How much pure gold is there in a winner’s medal and how much do they cost to make? At the 2020 Tokyo Olympics, every medal has been made from recycled metal.
For simple economic reasons, Olympic medals are no longer made of pure metal – at least not the gold and bronze medals. The last time that Olympic winner’s medals were made of solid gold was during the Stockholm Games in 1912 – the V Olympiad. Immediately after that, organisers realised that it was simply too expensive to continue doing so.
Olympic medals gilted in gold
As of today, the market price for an ounce of gold is $1,892.00. In total, 812 gold medals are awarded to the winners of all the events at the Olympic Games. To produce one 500g medal made of solid gold would cost about $30,000 - times that by 812 and the total cost for all of the gold medals given out at one Games would be over $24,500,000.

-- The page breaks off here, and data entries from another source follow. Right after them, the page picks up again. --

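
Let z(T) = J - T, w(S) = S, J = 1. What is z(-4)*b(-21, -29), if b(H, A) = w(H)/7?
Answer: -15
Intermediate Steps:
z(T) = 1 - T
b(H, A) = H/7
z(-4)*b(-21, -29) = (1 - 1*(-4))*((⅐)*(-21)) = (1 + 4)*(-3) = 5*(-3) = -15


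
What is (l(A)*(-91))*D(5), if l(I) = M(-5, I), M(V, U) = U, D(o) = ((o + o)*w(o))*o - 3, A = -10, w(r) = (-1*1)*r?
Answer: -230230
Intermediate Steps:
w(r) = -r
D(o) = -3 - 2*o³ (D(o) = ((o + o)*(-o))*o - 3 = ((2*o)*(-o))*o - 3 = (-2*o²)*o - 3 = -2*o³ - 3 = -3 - 2*o³)
l(I) = I
(l(A)*(-91))*D(5) = (-10*(-91))*(-3 - 2*5³) = 910*(-3 - 2*125) = 910*(-3 - 250) = 910*(-253) = -230230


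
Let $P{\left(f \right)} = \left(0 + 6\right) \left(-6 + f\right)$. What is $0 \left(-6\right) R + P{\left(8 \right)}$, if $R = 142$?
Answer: $12$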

Today, Olympic gold medals are comprised of 494 grams of silver and plated with around six grams of gold. That means the cost value of one winner’s medal would be around $815, based on the silver spot price as of 23 July 2021 ($25/oz).

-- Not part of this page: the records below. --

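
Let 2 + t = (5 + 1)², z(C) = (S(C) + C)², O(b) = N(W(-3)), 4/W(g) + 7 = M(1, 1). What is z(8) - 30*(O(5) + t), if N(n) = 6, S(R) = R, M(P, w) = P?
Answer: -944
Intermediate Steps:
W(g) = -⅔ (W(g) = 4/(-7 + 1) = 4/(-6) = 4*(-⅙) = -⅔)
O(b) = 6
z(C) = 4*C² (z(C) = (C + C)² = (2*C)² = 4*C²)
t = 34 (t = -2 + (5 + 1)² = -2 + 6² = -2 + 36 = 34)
z(8) - 30*(O(5) + t) = 4*8² - 30*(6 + 34) = 4*64 - 30*40 = 256 - 1200 = -944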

The Olympic silver medals awarded for athletes who finished second in their given event are made of solid silver, without any plating. So a 500g Olympic silver medal would cost around $445 to produce in terms of the raw materials.
The Olympic bronze medal, given to those who come third, like the gold medal, is plated and is the cheapest of the three to produce. It is comprised of 95% copper and 5% zinc or tin. The US copper spot price is currently $4.44 per pound (lb). A bronze Olympic medal would individually cost $4.70 in terms of the raw materials required to produce it. All Olympic medals must be at least 3 mm thick and at least 60 mm in diameter.
Recycled metals used for medals at Tokyo Olympics
However, at the Tokyo Olympics, all of the medals produced for the summer Games and the Paralympic Games will cost less to produce because materials used to make them have been recycled through the Tokyo 2020 Medals Project. Japanese citizens from all parts of the country were asked to send in small, unused electronic devices such as old mobile phones, handheld games, or other electronic devices. Those devices contain rare earth elements which can be retrieved and recycled. An iPhone contains around 0.034 grams of gold, 0.34 grams of silver and around 15 grams of copper – exactly the kind of precious metals needed to produce Olympic medals.
According to the organisers of the 2020 Games, around 5,000 medals were produced using metals obtained from recycled electronic devices between April 2017 and March 2019. Every single medal to be awarded to athletes during the Tokyo 2020 Games is made from recycled metals while the ribbons were made from 50 per cent recycled PET. Medals were produced from recycled metals for the first time at the 2016 Rio Olympics - around 30% of the silver used by the Brazilian Mint for the medals came from old mirrors, solder and X-ray plates.
Medal design for the Tokyo Olympics
As part of the project, the public was also invited to submit a design for the 2020 Olympic medals. The competition, which was open to professional designers and design students from all over Japan, attracted over 400 entries. In line with IOC regulations, the obverse side of an Olympic medal must contain three basic elements - Nike, the Greek goddess of victory, in front of the Panathinaikos Stadium, the official name of the Games (Games of the XXXII Olympiad Tokyo 2020) and the Olympic symbol of five rings.